Réflexion de Lamennais - Livre 4, chapitre 18

L'impie veut savoir, et c'est là sa perte. Il demande le salut à la science, il le demande à l'orgueil, il se le demande à lui-même: et du fond de son intelligence ténébreuse, de sa nature impuissante et dégradée, sort une réponse de mort. Chrétiens, ne l'oubliez jamais, le juste vit de la foi. Vivez donc de la foi, en vivant de l'adorable Eucharistie, qui en est la plus forte comme la plus douce épreuve.

Celui qui est la voie, la vérité , la vie, Jésus-Christ, Fils de Dieu, a parlé; il a dit: Ceci est mon corps, ceci est mon sang. Le croyez-vous ainsi ? Oui, je le crois ainsi, Seigneur. Le ciel et la terre passeront, mais vos paroles ne passeront point. Je crois et je confesse que ce qui était du pain est vraiment votre corps, que ce qui était du vin est vraiment votre sang. Mon esprit se soumet et impose silence aux sens révoltés.

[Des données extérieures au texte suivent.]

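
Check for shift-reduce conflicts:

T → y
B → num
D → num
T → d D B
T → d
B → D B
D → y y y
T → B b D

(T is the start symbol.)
Yes — I4: [T → d .] vs [D → . num]; I6: [T → y .] vs [D → y . y y]

A shift-reduce conflict occurs when an LR(0) state has both:
  - a complete (reduce) item [A → α .] (dot at the end), and
  - a shift item [B → β . c γ] (dot before a terminal).

Augment with T' → T and build the canonical LR(0) collection (I0 = CLOSURE({[T' → . T]}), then GOTO on every symbol after a dot until no new states appear). It has 16 states:
  I0: { [B → . D B], [B → . num], [D → . num], [D → . y y y], [T → . B b D], [T → . d D B], [T → . d], [T → . y], [T' → . T] }  — shift
  I1: { [T → B . b D] }  — shift
  I2: { [B → . D B], [B → . num], [B → D . B], [D → . num], [D → . y y y] }  — shift
  I3: { [T' → T .] }  — accept
  I4: { [D → . num], [D → . y y y], [T → d . D B], [T → d .] }  — shift, reduce
  I5: { [B → num .], [D → num .] }  — 2 reduces
  I6: { [D → y . y y], [T → y .] }  — shift, reduce
  I7: { [D → y y . y] }  — shift
  I8: { [D → y y y .] }  — reduce
  I9: { [B → . D B], [B → . num], [D → . num], [D → . y y y], [T → d D . B] }  — shift
  I10: { [D → num .] }  — reduce
  I11: { [D → y . y y] }  — shift
  I12: { [T → d D B .] }  — reduce
  I13: { [B → D B .] }  — reduce
  I14: { [D → . num], [D → . y y y], [T → B b . D] }  — shift
  I15: { [T → B b D .] }  — reduce

I4 contains reduce item [T → d .] and shift items [D → . num], [D → . y y y] — shift-reduce conflict.
I6 contains reduce item [T → y .] and shift item [D → y . y y] — shift-reduce conflict.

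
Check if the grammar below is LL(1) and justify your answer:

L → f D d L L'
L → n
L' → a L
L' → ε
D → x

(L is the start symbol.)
Relevant sets:
  FOLLOW(L') = { $, 'a' }

For L:
  PREDICT(L → f D d L L') = { 'f' }
  PREDICT(L → n) = { 'n' }
For L':
  PREDICT(L' → a L) = { 'a' }
  PREDICT(L' → ε) = { $, 'a' }
D has a single production, so nothing to check there.

Conflict found: Predict set conflict for L': { 'a' }
The grammar is NOT LL(1).

Answer: No. Predict set conflict for L': { 'a' }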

Dieu a tant aimé l'homme, qu'il a donné pour lui son Fils unique; et pour compléter, pour perpétuer à jamais ce grand don, le Fils se donne aussi à l'homme, tous les jours, à la Table sainte, réellement et substantiellement. Encore un coup, je crois, Seigneur, je crois à l'amour que Dieu a eu pour nous, à l'amour du Père, à l'amour du Fils; et cet amour infini explique tout, éclaircit tout, satisfait à tout. Qu'importe que nous comprenions ? Ne savons-nous pas que vos voies sont impénétrables, et que celui qui scrute la majesté sera opprimé par la gloire ? Notre bonheur est de croire sans comprendre; notre bonheur est de nous plonger dans l'abîme incompréhensible de votre amour.

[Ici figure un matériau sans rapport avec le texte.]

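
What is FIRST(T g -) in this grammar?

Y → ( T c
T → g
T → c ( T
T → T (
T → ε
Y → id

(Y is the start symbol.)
FIRST sets of the non-terminals involved (from the grammar, by fixed-point iteration):
  FIRST(T) = { '(', 'c', 'g', ε }

To compute FIRST(T g -), process the symbols left to right:
Symbol T is a non-terminal. Add FIRST(T) \ {ε} = { '(', 'c', 'g' }
T is nullable (ε ∈ FIRST(T)), continue to the next symbol.
Symbol g is a terminal. Add 'g' and stop.
FIRST(T g -) = { '(', 'c', 'g' }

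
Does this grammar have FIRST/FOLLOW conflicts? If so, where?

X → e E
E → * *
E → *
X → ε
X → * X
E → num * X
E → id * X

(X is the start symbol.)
A FIRST/FOLLOW conflict occurs when a non-terminal N has a nullable alternative N → β (β ⇒* ε) and another alternative N → α with FIRST(α) ∩ FOLLOW(N) ≠ ∅: on such a lookahead the parser cannot decide between expanding α and letting N vanish via β.

Nullable non-terminals: X.

X: nullable alternative(s) X → ε; FOLLOW(X) = { $ }
  X → e E: FIRST \ {ε} = { 'e' } — disjoint from FOLLOW(X)
  X → ε: FIRST \ {ε} = { } — this is the only nullable alternative, skip
  X → * X: FIRST \ {ε} = { '*' } — disjoint from FOLLOW(X)

E has no nullable alternative, so no FIRST/FOLLOW check is needed there.

No FIRST/FOLLOW conflicts found.

Answer: No FIRST/FOLLOW conflicts.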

Que la raison superbe et contentieuse se taise donc; qu'elle cesse d'opposer insolemment sa faiblesse à votre toute-puissance. A ses doutes, à ses demandes curieuses, nous n'avons qu'une réponse: Dieu a tant aimé ! Et cette réponse suffit et nulle autre ne suffit sans elle. Elle pénètre, comme une vive lumière, au fond du cœur en état de l'entendre, du cœur qui croit à l'amour, qui sait et qui sent ce que c'est que d'aimer. Vous vous étonnez qu'un Dieu se cache sous les apparences d'un pain terrestre et corruptible, que le Sauveur des hommes se soit fait leur aliment; vous hésitez, votre foi chancelle: c'est que vous n'aimez pas ! Et vous, âmes croyantes, âmes fidèles, allez à l'autel avec joie, fermeté, confiance; allez à Jésus, allez au banquet mystérieux de l'amour.

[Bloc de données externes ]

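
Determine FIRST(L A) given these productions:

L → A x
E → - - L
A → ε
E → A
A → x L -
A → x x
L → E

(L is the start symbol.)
FIRST sets of the non-terminals involved (from the grammar, by fixed-point iteration):
  FIRST(L) = { '-', 'x', ε }
  FIRST(A) = { 'x', ε }

To compute FIRST(L A), process the symbols left to right:
Symbol L is a non-terminal. Add FIRST(L) \ {ε} = { '-', 'x' }
L is nullable (ε ∈ FIRST(L)), continue to the next symbol.
Symbol A is a non-terminal. Add FIRST(A) \ {ε} = { 'x' }
A is nullable (ε ∈ FIRST(A)), continue to the next symbol.
All symbols are nullable, so ε is in the result.
FIRST(L A) = { '-', 'x', ε }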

Et où irions-nous Seigneur ? Quoi ! A la chair et au sang, à la raison, à la philosophie ? Aux sages du monde ? Aux murmurateurs, aux incrédules, à ceux qui sont encore tous les jours à nous demander: Comment nous peut-il donner sa chair à manger ? Comment est-il dans le ciel, si en même temps on le mange sur la terre ? Non, Seigneur, nous ne voulons point aller à eux, ni suivre ceux qui vous quittent. Nous suivrons saint Pierre, et nous dirons: Maître, où irions-nous ? Vous avez les paroles de la vie éternelle.